«La ripresa dei consumi sarà più lenta di quella del Pil. Secondo le nostre stime, a fine 2022 saremo ancora 20 miliardi di euro sotto il livello dei consumi registrato nel 2019 e il recupero completo arriverà solo nel 2023». Il presidente di Confesercenti, Patrizia De Luise, ieri nel corso dell'assemblea annuale ha spiegato che la tendenza è influenzata dalla «riduzione del reddito disponibile che a fine 2021 sarà inferiore di 512 euro a persona rispetto al 2019».
Tale situazione, ha proseguito, «spinge le famiglie all'incertezza e al risparmio precauzionale: secondo le nostre stime, gli italiani trattengono circa 40 miliardi di euro per prudenza». Nei primi nove mesi del 2021, ha evidenziato De Luise, «i prezzi delle materie prime industriali sono aumentati del 43%, il petrolio del 55%, il gas naturale del 166%». L'ondata di rialzi si ripercuoterà anche sul potere d'acquisto delle famiglie in quanto «la maggiore inflazione potrebbe sottrarre, in due anni, 9,5 miliardi di euro di consumi: circa 4 miliardi quest'anno e 5,5 miliardi del 2022».

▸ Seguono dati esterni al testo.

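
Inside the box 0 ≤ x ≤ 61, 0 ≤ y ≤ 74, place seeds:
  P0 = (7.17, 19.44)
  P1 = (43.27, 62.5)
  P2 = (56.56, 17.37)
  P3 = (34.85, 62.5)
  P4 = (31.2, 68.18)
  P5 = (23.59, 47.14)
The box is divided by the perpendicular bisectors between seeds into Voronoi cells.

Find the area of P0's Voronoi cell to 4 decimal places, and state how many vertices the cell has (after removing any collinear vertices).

Area of P0's cell: 1043.7857 (4 vertices)

1. box [0,61]×[0,74]: [(0, 0) (61, 0) (61, 74) (0, 74)]
2. ⊥bis P0·P1 via (25.22,40.97): [(0, 62.1136) (0, 0) (61, 0) (61, 10.9733)]  |A|=2229.1494
3. ⊥bis P0·P2 via (31.865,18.405): [(32.5531, 34.8222) (0, 62.1136) (0, 0) (31.0936, 0)]  |A|=1552.3679
4. ⊥bis P0·P3 via (21.01,40.97): [(32.5011, 33.5832) (0, 54.4757) (0, 0) (31.0936, 0)]  |A|=1407.3736
5. ⊥bis P0·P4 via (19.185,43.81): [(32.5011, 33.5832) (8.0578, 49.296) (0, 53.2687) (0, 0) (31.0936, 0)]  |A|=1402.5105
6. ⊥bis P0·P5 via (15.38,33.29): [(32.0741, 23.3941) (0, 42.407) (0, 0) (31.0936, 0)]  |A|=1043.7857
7. canonical 4-gon: [(32.0741, 23.3941) (0, 42.407) (0, 0) (31.0936, 0)]
8. shoelace: 1043.7857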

L'analisi di Confesercenti è giunta proprio nel giorno in cui l'Istat ha pubblicato i dati definitivi dell'inflazione di ottobre che è salita al 3% annuo (+2,9% la stima preliminare), trascinata al top da settembre 2012 dall'accelerazione dei prezzi dei beni energetici (da +20,2% di settembre a +24,9%). «Pavloviano» il grido d'allarme delle associazioni dei consumatori che temono serie ripercussioni sulla capacità delle famiglie di resistere ai rincari visto che le spese per i trasporti sono aumentate di 470 euro in un anno.
Ecco perché, secondo De Luise, «sarebbe necessario ridurre il costo del lavoro; purtroppo, però, fino a ora è stato fatto il contrario e, così come descritta in manovra, la riforma degli ammortizzatori sociali comporterà per il settore del commercio, turismo, servizi tecnici e magazzinaggio un incremento complessivo dei contributi di quasi 600 milioni euro, di cui 200 riferiti alle imprese fino ai 15 dipendenti». Insomma, una bocciatura vera e propria per la bozza di manovra che proprio ieri il premier Draghi ha discusso con i sindacati (vedi articolo sopra). «Gli 8 miliardi destinati dalla legge di Bilancio ad alleggerire la pressione fiscale costituiscono una base di partenza molto ridotta», ha sottolineato De Luise rimarcando che «l'inasprimento della tassazione locale ed il ritorno alle tariffe 2019 sarebbero esiziali per tantissime attività del terziario e del turismo, con un maggiore onere per le imprese di circa tre miliardi di euro». Una valutazione condivisa dal viceministro dello Sviluppo economico, Gilberto Pichetto, che ha rimarcato come gli 8 miliardi stanziati dalla manovra per il taglio delle tasse «sono pochi, ne sarebbero serviti solo 13 per abbattere completamente l'Irap». Valutazioni condivise anche da Matteo Salvini («Per me gli 8 miliardi andrebbero tutti a partite Iva e commercianti»), ospite con Giorgia Meloni, Giuseppe Conte ed Enrico Letta dell'assemblea.
L'abbattimento della pressione fiscale servirebbe anche per imprimere una svolta alla ripresa dell'occupazione visto che «nel corso della pandemia hanno perso il lavoro 720mila occupati, e ne sono stati recuperati solo 340mila: meno della metà» a causa del crollo del lavoro indipendenti (-365mila).
De Luise ha infine invitato la politica a disinnescare la bomba concessioni dopo la sentenza del Consiglio di Stato. La proroga solo fino al 31 dicembre 2023 «è un intervento dirompente che rigetta nell'incertezza più profonda 30mila imprese, un settore che vale il 30% del turismo e che dà lavoro a 300mila persone», ha concluso.